Novo nome - Um ano mais tarde, em dezembro de 1907, a Zuid-Amerika Lijn foi reformulada a fim de poder receber subvenções governamentais, sendo alterada a sua razão social para Koninklijke-Hollandsche Lloyd,
em janeiro de 1908. Tal reconstrução visava reforçar a capacidade de concorrência da companhia no lucrativo tráfego de emigrantes europeus para os países da América do Sul.
Com os subsídios que passou a receber, a KHL pôde imediatamente dar ordem aos estaleiros da A.Stephen & Sons, de Glasgow, e K.M.Scheld, de Vlisingen, para a construção de dois navios mistos destinados a servir a
Rota de Ouro e Prata.
A estes dois novos transatlânticos - lançados ao mar em 1909, respectivamente com os nomes de Hollandia e Frisia - se seguiria, no ano seguinte, um terceiro que recebeu o nome de Zeelandia e
que era basicamente do mesmo tipo que os dois precedentes.
Com esse novo trio, a KHL esperava competir honrosamente com as grandes empresas estabelecidas há muito tempo no tráfego da rota da América do Sul, empresas estas com renome comprovado, tais como a
Royal Mail (Grã-Bretanha), a NordDeutscher Lloyd (NDL) ou a Hamburg-Sud (Alemanha), e que eram baseadas em portos do Mar do Norte ou do Canal da Mancha.
Estes três navios tinham características semelhantes, podendo transportar um total de cerca de 2 mil passageiros, possuindo cinco conveses, dos dos quais ao longo de todo o casco e os outros três em superestrutura.
Cada navio possuía também quatro porões de carga, casco de fundo duplo e dividido transversalmente por sete bulkheads (paredes divisórias dos porões do navio). Os passageiros de primeira classe dispunham de
acomodação confortável, porém não luxuosa, na parte central superior; os de segunda classe eram instalados no castelo e no convés de popa (ré) e, enfim, os emigrantes, cujos dormitórios e refeitórios se situavam no convés inferior.
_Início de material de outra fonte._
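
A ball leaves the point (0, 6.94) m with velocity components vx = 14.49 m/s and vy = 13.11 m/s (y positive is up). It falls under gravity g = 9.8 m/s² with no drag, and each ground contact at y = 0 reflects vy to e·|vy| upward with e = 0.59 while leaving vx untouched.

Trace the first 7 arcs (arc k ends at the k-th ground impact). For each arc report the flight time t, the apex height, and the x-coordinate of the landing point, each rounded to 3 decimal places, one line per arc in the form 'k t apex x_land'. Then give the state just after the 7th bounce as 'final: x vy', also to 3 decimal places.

Arc 1: start y=6.940, vy=13.110 → t=3.128, apex=15.709, x_land=45.329, impact vy=-17.547
  bounce: vy ← 0.59·17.547 = 10.353
Arc 2: start y=0.000, vy=10.353 → t=2.113, apex=5.468, x_land=75.943, impact vy=-10.353
  bounce: vy ← 0.59·10.353 = 6.108
Arc 3: start y=0.000, vy=6.108 → t=1.247, apex=1.904, x_land=94.005, impact vy=-6.108
  bounce: vy ← 0.59·6.108 = 3.604
Arc 4: start y=0.000, vy=3.604 → t=0.735, apex=0.663, x_land=104.662, impact vy=-3.604
  bounce: vy ← 0.59·3.604 = 2.126
Arc 5: start y=0.000, vy=2.126 → t=0.434, apex=0.231, x_land=110.950, impact vy=-2.126
  bounce: vy ← 0.59·2.126 = 1.254
Arc 6: start y=0.000, vy=1.254 → t=0.256, apex=0.080, x_land=114.660, impact vy=-1.254
  bounce: vy ← 0.59·1.254 = 0.740
Arc 7: start y=0.000, vy=0.740 → t=0.151, apex=0.028, x_land=116.848, impact vy=-0.740
  bounce: vy ← 0.59·0.740 = 0.437

1 3.128 15.709 45.329
2 2.113 5.468 75.943
3 1.247 1.904 94.005
4 0.735 0.663 104.662
5 0.434 0.231 110.950
6 0.256 0.080 114.660
7 0.151 0.028 116.848
final: 116.848 0.437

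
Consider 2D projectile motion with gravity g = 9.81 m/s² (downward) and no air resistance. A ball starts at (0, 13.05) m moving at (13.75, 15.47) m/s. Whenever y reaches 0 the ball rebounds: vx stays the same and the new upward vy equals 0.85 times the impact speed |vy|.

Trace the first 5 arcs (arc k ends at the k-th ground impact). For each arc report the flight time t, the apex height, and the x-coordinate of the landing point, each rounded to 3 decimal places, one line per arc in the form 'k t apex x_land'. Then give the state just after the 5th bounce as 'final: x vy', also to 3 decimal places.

Arc 1: start y=13.050, vy=15.470 → t=3.846, apex=25.248, x_land=52.879, impact vy=-22.257
  bounce: vy ← 0.85·22.257 = 18.918
Arc 2: start y=0.000, vy=18.918 → t=3.857, apex=18.242, x_land=105.912, impact vy=-18.918
  bounce: vy ← 0.85·18.918 = 16.080
Arc 3: start y=0.000, vy=16.080 → t=3.278, apex=13.180, x_land=150.989, impact vy=-16.080
  bounce: vy ← 0.85·16.080 = 13.668
Arc 4: start y=0.000, vy=13.668 → t=2.787, apex=9.522, x_land=189.306, impact vy=-13.668
  bounce: vy ← 0.85·13.668 = 11.618
Arc 5: start y=0.000, vy=11.618 → t=2.369, apex=6.880, x_land=221.874, impact vy=-11.618
  bounce: vy ← 0.85·11.618 = 9.875

1 3.846 25.248 52.879
2 3.857 18.242 105.912
3 3.278 13.180 150.989
4 2.787 9.522 189.306
5 2.369 6.880 221.874
final: 221.874 9.875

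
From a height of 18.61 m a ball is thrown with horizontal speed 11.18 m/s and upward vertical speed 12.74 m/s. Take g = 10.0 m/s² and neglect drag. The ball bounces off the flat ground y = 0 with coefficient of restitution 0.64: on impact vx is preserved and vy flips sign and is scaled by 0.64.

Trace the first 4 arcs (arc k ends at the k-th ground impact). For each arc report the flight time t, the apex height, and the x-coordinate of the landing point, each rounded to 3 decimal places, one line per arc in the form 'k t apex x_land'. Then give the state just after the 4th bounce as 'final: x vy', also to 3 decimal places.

1 3.586 26.725 40.091
2 2.959 10.947 73.176
3 1.894 4.484 94.350
4 1.212 1.837 107.901
final: 107.901 3.879

Arc 1: start y=18.610, vy=12.740 → t=3.586, apex=26.725, x_land=40.091, impact vy=-23.119
  bounce: vy ← 0.64·23.119 = 14.796
Arc 2: start y=0.000, vy=14.796 → t=2.959, apex=10.947, x_land=73.176, impact vy=-14.796
  bounce: vy ← 0.64·14.796 = 9.470
Arc 3: start y=0.000, vy=9.470 → t=1.894, apex=4.484, x_land=94.350, impact vy=-9.470
  bounce: vy ← 0.64·9.470 = 6.061
Arc 4: start y=0.000, vy=6.061 → t=1.212, apex=1.837, x_land=107.901, impact vy=-6.061
  bounce: vy ← 0.64·6.061 = 3.879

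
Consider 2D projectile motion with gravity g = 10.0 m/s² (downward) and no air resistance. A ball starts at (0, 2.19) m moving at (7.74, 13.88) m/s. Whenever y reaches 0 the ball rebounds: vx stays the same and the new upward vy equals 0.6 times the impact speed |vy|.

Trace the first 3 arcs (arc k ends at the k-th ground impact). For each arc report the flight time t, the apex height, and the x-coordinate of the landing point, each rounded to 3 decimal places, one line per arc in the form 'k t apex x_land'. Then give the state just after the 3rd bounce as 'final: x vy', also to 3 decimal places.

Arc 1: start y=2.190, vy=13.880 → t=2.926, apex=11.823, x_land=22.645, impact vy=-15.377
  bounce: vy ← 0.6·15.377 = 9.226
Arc 2: start y=0.000, vy=9.226 → t=1.845, apex=4.256, x_land=36.927, impact vy=-9.226
  bounce: vy ← 0.6·9.226 = 5.536
Arc 3: start y=0.000, vy=5.536 → t=1.107, apex=1.532, x_land=45.497, impact vy=-5.536
  bounce: vy ← 0.6·5.536 = 3.321

1 2.926 11.823 22.645
2 1.845 4.256 36.927
3 1.107 1.532 45.497
final: 45.497 3.321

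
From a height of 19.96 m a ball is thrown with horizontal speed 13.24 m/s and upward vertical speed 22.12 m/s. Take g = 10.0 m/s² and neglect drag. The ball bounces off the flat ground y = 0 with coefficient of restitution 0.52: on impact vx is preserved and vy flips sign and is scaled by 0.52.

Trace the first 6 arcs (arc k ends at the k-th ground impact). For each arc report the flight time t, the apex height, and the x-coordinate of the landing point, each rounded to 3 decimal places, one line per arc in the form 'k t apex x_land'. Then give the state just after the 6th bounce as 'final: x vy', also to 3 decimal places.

1 5.193 44.425 68.752
2 3.100 12.012 109.796
3 1.612 3.248 131.139
4 0.838 0.878 142.237
5 0.436 0.237 148.008
6 0.227 0.064 151.009
final: 151.009 0.589

Arc 1: start y=19.960, vy=22.120 → t=5.193, apex=44.425, x_land=68.752, impact vy=-29.808
  bounce: vy ← 0.52·29.808 = 15.500
Arc 2: start y=0.000, vy=15.500 → t=3.100, apex=12.012, x_land=109.796, impact vy=-15.500
  bounce: vy ← 0.52·15.500 = 8.060
Arc 3: start y=0.000, vy=8.060 → t=1.612, apex=3.248, x_land=131.139, impact vy=-8.060
  bounce: vy ← 0.52·8.060 = 4.191
Arc 4: start y=0.000, vy=4.191 → t=0.838, apex=0.878, x_land=142.237, impact vy=-4.191
  bounce: vy ← 0.52·4.191 = 2.179
Arc 5: start y=0.000, vy=2.179 → t=0.436, apex=0.237, x_land=148.008, impact vy=-2.179
  bounce: vy ← 0.52·2.179 = 1.133
Arc 6: start y=0.000, vy=1.133 → t=0.227, apex=0.064, x_land=151.009, impact vy=-1.133
  bounce: vy ← 0.52·1.133 = 0.589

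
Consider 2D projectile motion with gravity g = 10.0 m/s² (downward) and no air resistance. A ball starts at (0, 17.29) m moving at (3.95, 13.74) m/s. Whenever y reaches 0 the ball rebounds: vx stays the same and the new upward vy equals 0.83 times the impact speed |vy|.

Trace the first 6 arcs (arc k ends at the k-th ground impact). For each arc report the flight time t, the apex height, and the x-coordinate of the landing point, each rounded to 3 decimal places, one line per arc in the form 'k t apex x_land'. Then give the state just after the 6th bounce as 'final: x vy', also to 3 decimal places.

Arc 1: start y=17.290, vy=13.740 → t=3.686, apex=26.729, x_land=14.560, impact vy=-23.121
  bounce: vy ← 0.83·23.121 = 19.191
Arc 2: start y=0.000, vy=19.191 → t=3.838, apex=18.414, x_land=29.721, impact vy=-19.191
  bounce: vy ← 0.83·19.191 = 15.928
Arc 3: start y=0.000, vy=15.928 → t=3.186, apex=12.685, x_land=42.304, impact vy=-15.928
  bounce: vy ← 0.83·15.928 = 13.220
Arc 4: start y=0.000, vy=13.220 → t=2.644, apex=8.739, x_land=52.748, impact vy=-13.220
  bounce: vy ← 0.83·13.220 = 10.973
Arc 5: start y=0.000, vy=10.973 → t=2.195, apex=6.020, x_land=61.417, impact vy=-10.973
  bounce: vy ← 0.83·10.973 = 9.108
Arc 6: start y=0.000, vy=9.108 → t=1.822, apex=4.147, x_land=68.612, impact vy=-9.108
  bounce: vy ← 0.83·9.108 = 7.559

1 3.686 26.729 14.560
2 3.838 18.414 29.721
3 3.186 12.685 42.304
4 2.644 8.739 52.748
5 2.195 6.020 61.417
6 1.822 4.147 68.612
final: 68.612 7.559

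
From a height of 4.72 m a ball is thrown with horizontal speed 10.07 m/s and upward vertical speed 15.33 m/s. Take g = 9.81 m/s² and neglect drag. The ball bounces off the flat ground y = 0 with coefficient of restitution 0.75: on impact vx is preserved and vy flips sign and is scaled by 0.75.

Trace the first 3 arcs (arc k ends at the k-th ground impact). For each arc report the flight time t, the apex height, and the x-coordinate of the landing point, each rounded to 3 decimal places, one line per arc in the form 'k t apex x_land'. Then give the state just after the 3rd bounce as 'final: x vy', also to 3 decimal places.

1 3.408 16.698 34.316
2 2.768 9.393 62.186
3 2.076 5.283 83.088
final: 83.088 7.636

Arc 1: start y=4.720, vy=15.330 → t=3.408, apex=16.698, x_land=34.316, impact vy=-18.100
  bounce: vy ← 0.75·18.100 = 13.575
Arc 2: start y=0.000, vy=13.575 → t=2.768, apex=9.393, x_land=62.186, impact vy=-13.575
  bounce: vy ← 0.75·13.575 = 10.181
Arc 3: start y=0.000, vy=10.181 → t=2.076, apex=5.283, x_land=83.088, impact vy=-10.181
  bounce: vy ← 0.75·10.181 = 7.636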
Só pequenos detalhes diferenciavam os três navios em suas aparências externas. O Hollandia, por exemplo, tinha sua chaminé de forma ovalada, enquanto que o Frisia a tinha de forma redonda.
No Zeelandia, a chaminé era mais centralizada na superestrutura que nos outros navios. Outra diferença consistia na tonelagem e no comprimento, que eram pouco maiores no Zeelandia (7.995 t.a.b. e 134
metros) em relação ao Frisia (7.442 t.a.b. e 129 metros) e deste em comparação ao Hollandia (7.291 t.a.b. e 128 metros).
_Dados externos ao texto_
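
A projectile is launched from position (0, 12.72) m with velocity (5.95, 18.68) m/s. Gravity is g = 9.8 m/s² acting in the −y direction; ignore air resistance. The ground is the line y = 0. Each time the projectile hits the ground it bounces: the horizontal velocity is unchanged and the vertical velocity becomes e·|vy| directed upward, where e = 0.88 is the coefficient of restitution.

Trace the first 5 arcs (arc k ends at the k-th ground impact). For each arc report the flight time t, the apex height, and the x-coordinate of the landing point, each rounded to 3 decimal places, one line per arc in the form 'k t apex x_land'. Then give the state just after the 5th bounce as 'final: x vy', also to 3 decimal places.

1 4.402 30.523 26.192
2 4.393 23.637 52.328
3 3.866 18.305 75.328
4 3.402 14.175 95.568
5 2.993 10.977 113.380
final: 113.380 12.908

Arc 1: start y=12.720, vy=18.680 → t=4.402, apex=30.523, x_land=26.192, impact vy=-24.459
  bounce: vy ← 0.88·24.459 = 21.524
Arc 2: start y=0.000, vy=21.524 → t=4.393, apex=23.637, x_land=52.328, impact vy=-21.524
  bounce: vy ← 0.88·21.524 = 18.941
Arc 3: start y=0.000, vy=18.941 → t=3.866, apex=18.305, x_land=75.328, impact vy=-18.941
  bounce: vy ← 0.88·18.941 = 16.668
Arc 4: start y=0.000, vy=16.668 → t=3.402, apex=14.175, x_land=95.568, impact vy=-16.668
  bounce: vy ← 0.88·16.668 = 14.668
Arc 5: start y=0.000, vy=14.668 → t=2.993, apex=10.977, x_land=113.380, impact vy=-14.668
  bounce: vy ← 0.88·14.668 = 12.908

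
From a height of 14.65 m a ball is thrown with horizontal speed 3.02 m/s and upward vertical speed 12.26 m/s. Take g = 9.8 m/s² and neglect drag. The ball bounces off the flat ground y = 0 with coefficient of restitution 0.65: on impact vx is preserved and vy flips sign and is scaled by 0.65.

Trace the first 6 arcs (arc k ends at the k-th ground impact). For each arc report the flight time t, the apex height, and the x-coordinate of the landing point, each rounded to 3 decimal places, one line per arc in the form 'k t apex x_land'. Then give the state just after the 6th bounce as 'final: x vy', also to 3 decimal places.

1 3.385 22.319 10.223
2 2.774 9.430 18.602
3 1.803 3.984 24.049
4 1.172 1.683 27.589
5 0.762 0.711 29.890
6 0.495 0.300 31.385
final: 31.385 1.577

Arc 1: start y=14.650, vy=12.260 → t=3.385, apex=22.319, x_land=10.223, impact vy=-20.915
  bounce: vy ← 0.65·20.915 = 13.595
Arc 2: start y=0.000, vy=13.595 → t=2.774, apex=9.430, x_land=18.602, impact vy=-13.595
  bounce: vy ← 0.65·13.595 = 8.837
Arc 3: start y=0.000, vy=8.837 → t=1.803, apex=3.984, x_land=24.049, impact vy=-8.837
  bounce: vy ← 0.65·8.837 = 5.744
Arc 4: start y=0.000, vy=5.744 → t=1.172, apex=1.683, x_land=27.589, impact vy=-5.744
  bounce: vy ← 0.65·5.744 = 3.734
Arc 5: start y=0.000, vy=3.734 → t=0.762, apex=0.711, x_land=29.890, impact vy=-3.734
  bounce: vy ← 0.65·3.734 = 2.427
Arc 6: start y=0.000, vy=2.427 → t=0.495, apex=0.300, x_land=31.385, impact vy=-2.427
  bounce: vy ← 0.65·2.427 = 1.577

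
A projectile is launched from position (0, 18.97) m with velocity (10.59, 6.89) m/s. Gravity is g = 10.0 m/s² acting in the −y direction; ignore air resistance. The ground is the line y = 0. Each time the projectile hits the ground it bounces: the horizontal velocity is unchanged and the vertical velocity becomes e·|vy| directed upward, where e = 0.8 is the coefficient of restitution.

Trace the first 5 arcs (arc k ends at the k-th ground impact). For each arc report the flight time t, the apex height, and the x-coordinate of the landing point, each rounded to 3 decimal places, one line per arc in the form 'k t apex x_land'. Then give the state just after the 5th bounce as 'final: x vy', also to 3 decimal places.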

O Frisia possuía cinco conveses, dois dos quais eram contínuos ao casco e três de superestrutura. Possuía quatro porões, sete divisões transversais, fundo de casco duplo e dois hélices ligados a duas
máquinas a vapor de tríplice expansão.
Com linhas e formas clássicas para a arquitetura naval da época, o trio da KHL era de navios de construção sólida e de características operacionais onde se sobrepunham a praticidade e a simplicidade.
O Frisia, na época de sua viagem inaugural, era o maior navio de passageiros de bandeira holandesa a servir a Rota de Ouro e Prata
Foto: reprodução de cartão postal da coleção de José Carlos Rossini, publicada com a matéria
Provas - O Frisia realizou suas provas de mar, ao largo da costa holandesa, no dia 10 de julho de 1909, fazendo diversas passagens e alcançando a velocidade máxima de 15 nós.
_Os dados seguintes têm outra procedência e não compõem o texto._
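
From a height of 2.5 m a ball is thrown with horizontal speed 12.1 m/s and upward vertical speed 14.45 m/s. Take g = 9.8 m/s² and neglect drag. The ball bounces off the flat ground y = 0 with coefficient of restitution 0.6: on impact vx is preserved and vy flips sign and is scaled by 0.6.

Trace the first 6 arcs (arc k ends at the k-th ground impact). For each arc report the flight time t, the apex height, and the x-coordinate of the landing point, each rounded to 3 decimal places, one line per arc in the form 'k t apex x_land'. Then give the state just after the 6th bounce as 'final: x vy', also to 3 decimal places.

1 3.113 13.153 37.666
2 1.966 4.735 61.455
3 1.180 1.705 75.729
4 0.708 0.614 84.293
5 0.425 0.221 89.432
6 0.255 0.080 92.515
final: 92.515 0.749

Arc 1: start y=2.500, vy=14.450 → t=3.113, apex=13.153, x_land=37.666, impact vy=-16.056
  bounce: vy ← 0.6·16.056 = 9.634
Arc 2: start y=0.000, vy=9.634 → t=1.966, apex=4.735, x_land=61.455, impact vy=-9.634
  bounce: vy ← 0.6·9.634 = 5.780
Arc 3: start y=0.000, vy=5.780 → t=1.180, apex=1.705, x_land=75.729, impact vy=-5.780
  bounce: vy ← 0.6·5.780 = 3.468
Arc 4: start y=0.000, vy=3.468 → t=0.708, apex=0.614, x_land=84.293, impact vy=-3.468
  bounce: vy ← 0.6·3.468 = 2.081
Arc 5: start y=0.000, vy=2.081 → t=0.425, apex=0.221, x_land=89.432, impact vy=-2.081
  bounce: vy ← 0.6·2.081 = 1.249
Arc 6: start y=0.000, vy=1.249 → t=0.255, apex=0.080, x_land=92.515, impact vy=-1.249
  bounce: vy ← 0.6·1.249 = 0.749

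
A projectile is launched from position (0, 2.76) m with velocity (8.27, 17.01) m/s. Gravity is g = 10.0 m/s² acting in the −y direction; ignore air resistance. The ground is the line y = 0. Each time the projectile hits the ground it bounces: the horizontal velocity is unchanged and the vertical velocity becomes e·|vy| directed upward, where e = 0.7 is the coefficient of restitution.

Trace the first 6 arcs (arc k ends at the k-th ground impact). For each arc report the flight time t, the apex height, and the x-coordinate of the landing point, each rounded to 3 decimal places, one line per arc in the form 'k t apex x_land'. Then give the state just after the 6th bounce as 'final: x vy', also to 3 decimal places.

1 3.557 17.227 29.418
2 2.599 8.441 50.909
3 1.819 4.136 65.952
4 1.273 2.027 76.483
5 0.891 0.993 83.854
6 0.624 0.487 89.014
final: 89.014 2.184

Arc 1: start y=2.760, vy=17.010 → t=3.557, apex=17.227, x_land=29.418, impact vy=-18.562
  bounce: vy ← 0.7·18.562 = 12.993
Arc 2: start y=0.000, vy=12.993 → t=2.599, apex=8.441, x_land=50.909, impact vy=-12.993
  bounce: vy ← 0.7·12.993 = 9.095
Arc 3: start y=0.000, vy=9.095 → t=1.819, apex=4.136, x_land=65.952, impact vy=-9.095
  bounce: vy ← 0.7·9.095 = 6.367
Arc 4: start y=0.000, vy=6.367 → t=1.273, apex=2.027, x_land=76.483, impact vy=-6.367
  bounce: vy ← 0.7·6.367 = 4.457
Arc 5: start y=0.000, vy=4.457 → t=0.891, apex=0.993, x_land=83.854, impact vy=-4.457
  bounce: vy ← 0.7·4.457 = 3.120
Arc 6: start y=0.000, vy=3.120 → t=0.624, apex=0.487, x_land=89.014, impact vy=-3.120
  bounce: vy ← 0.7·3.120 = 2.184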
Saiu em seguida de Amsterdã na viagem inaugural para o Brasil e o Prata em 21 de julho, com escalas em Boulogne, Plymouth, La Coruña, Lisboa, Las Palmas, Pernambuco, Bahia, Rio de Janeiro, Santos, Montevidéu e
Buenos Aires. Nesta primeira viagem tinha o casco pintado de cinza, bem como os mastros. Pouco tempo depois, o casco teria a cor preta, e os mastros, cor branca.
Em 1914, quando eclodiu a Primeira Guerra Mundial, a armadora KHL possuía, além do Frisia, quatro outros navios em serviço na Rota de Ouro e Prata. Além do Hollandia e do Zeelandia, haviam sido
lançados na linha, em 1913 e 1914, respectivamente, o Gelria e o Tubantia, de cerca de 14 mil t.a.b. cada um.
Na condição de país neutro, os navios da KHL gozavam praticamente da exclusividade de serviço para a América do Sul. Seus navios levavam, em ambos lados de bordo, uma enorme bandeira pintada em vermelho, branco e
azul, com a inscrição do nome de cada um e do porto de registro, Amsterdã, em grandes letras brancas.
A finalidade era de bem identificar a nacionalidade do navio e sua condição de neutro. Apesar disso, o Tubantia foi torpedeado e afundado ao largo da costa holandesa em março de 1916 pelo submarino alemão
U-13.
Não houve perdas humanas e, diga-se de passagem, o Tubantia levava a bordo um importante carregamento de ouro, tesouro este que seria recuperado anos mais tarde.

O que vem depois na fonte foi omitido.